# Hands-On: Byte-Level Perturbations for PE File Evasion

This demo shows how to inject junk bytes (like NOPs) into unused parts of a PE file to evade static ML malware detection, while keeping the file functional.

## Key Goals:
- Inject junk bytes in slack spaces (padding) between PE sections
- Append junk bytes at the end of the file (EOF)
- Preserve file integrity by recalculating the PE checksum
- Modify bytes without breaking execution
- Demonstrate evasion technique against static ML detection

## Step 1: Import Required Libraries

We use the `pefile` Python library to parse and modify PE file headers and sections.

In [29]:
import pefile

## Step 2: Define the Injection Function

This function injects junk bytes in slack space between sections, appends junk bytes at EOF, recalculates checksum, and saves the modified PE.

In [42]:
def inject_perturbations(pe_path, output_path, junk_byte=b'\x90', eof_size=100):
    """
    Inject junk bytes into slack space and EOF; fix checksum.

    Args:
        pe_path (str): Path to original PE file
        output_path (str): Path to save modified PE
        junk_byte (bytes): Byte to inject repeatedly (default NOP 0x90)
        eof_size (int): Number of junk bytes to append at EOF
    """
    # Load the PE file using pefile
    pe = pefile.PE(pe_path)
    
    # Read original file bytes into a mutable bytearray - to make modification while regulat bytes are immutable
    with open(pe_path, 'rb') as f:
        data = bytearray(f.read())

    injected = False  # Flag to track if slack space injection occurred

    # Iterate through each PE section to find slack space
    for i, section in enumerate(pe.sections):
        raw_end = section.PointerToRawData + section.SizeOfRawData  # End of current section
        if i + 1 < len(pe.sections):
            next_offset = pe.sections[i + 1].PointerToRawData  # Start of next section
        else:
            next_offset = len(data)  # End of file for last section

        slack_space = next_offset - raw_end  # Calculate unused space between sections

        # Inject junk bytes if slack space is at least 20 bytes without risking corruption to main PE file
        if slack_space >= 20:
            offset = raw_end
            print(f"[+] Injecting 10 junk bytes at slack space offset {offset}")
            data[offset:offset + 20] = junk_byte * 20
            injected = True
            break  # Only inject in first suitable slack space

    # If no slack space, append junk at EOF; otherwise, also append for redundancy
    if not injected:
        print(f"[+] No slack space found.

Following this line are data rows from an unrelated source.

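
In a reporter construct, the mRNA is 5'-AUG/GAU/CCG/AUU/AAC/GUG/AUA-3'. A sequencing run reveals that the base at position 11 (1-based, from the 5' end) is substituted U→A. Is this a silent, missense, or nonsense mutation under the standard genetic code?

missense

Position 11 falls in codon 4: AUU → Ile.
After the substitution the codon is AAU → Asn.
Ile ≠ Asn, so this is a missense mutation.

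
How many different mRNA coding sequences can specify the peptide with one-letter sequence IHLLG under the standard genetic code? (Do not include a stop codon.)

Ile: 3 codons.
His: 2 codons.
Leu: 6 codons.
Leu: 6 codons.
Gly: 4 codons.
3 × 2 × 6 × 6 × 4 = 864.

864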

Appending {eof_size} junk bytes at EOF")
    else:
        print(f"[+] Appending {eof_size} junk bytes at EOF for redundancy")

    data += junk_byte * eof_size  # Append extra junk bytes at EOF

    # Recalculate PE checksum to keep file valid -Updates PE header checksum so Windows accepts the modified file as valid.
    pe.OPTIONAL_HEADER.CheckSum = pe.generate_checksum()

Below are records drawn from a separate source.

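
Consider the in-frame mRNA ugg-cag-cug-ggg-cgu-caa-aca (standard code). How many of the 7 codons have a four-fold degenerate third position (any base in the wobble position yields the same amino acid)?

4

Codon 1 UGG (Trp): third position 1-fold.
Codon 2 CAG (Gln): third position 2-fold.
Codon 3 CUG (Leu): third position 4-fold.
Codon 4 GGG (Gly): third position 4-fold.
Codon 5 CGU (Arg): third position 4-fold.
Codon 6 CAA (Gln): third position 2-fold.
Codon 7 ACA (Thr): third position 4-fold.
Four-fold degenerate third positions: 4.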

    # Save the modified PE file
    with open(output_path, 'wb') as f:
        f.write(data)

    print(f"[✔] Modified PE saved as: {output_path}")


## Step 3: Run the Injection

Replace "original.exe" with your actual PE file path.

In [43]:
inject_perturbations("notepad.exe", "perturbed.exe")

[+] No slack space found. Appending 100 junk bytes at EOF
[✔] Modified PE saved as: perturbed.exe


## Summary

- Injected junk bytes (NOPs) into slack space or EOF without breaking PE functionality.
- Fixed PE checksum to maintain file integrity.
- Modified bytes can help evade static ML-based malware detection by changing byte patterns without altering execution.

Check SHA-256 Hashes (Before vs After)

In [34]:
#checking hash to confirm perturbation
import hashlib

def compute_sha256(file_path):
    with open(file_path, "rb") as f:
        return hashlib.sha256(f.read()).hexdigest()

original_hash = compute_sha256("notepad.exe")
perturbed_hash = compute_sha256("perturbed_notepad.exe")

print("[+] SHA-256 of original file:  ", original_hash)
print("[+] SHA-256 of perturbed file:", perturbed_hash)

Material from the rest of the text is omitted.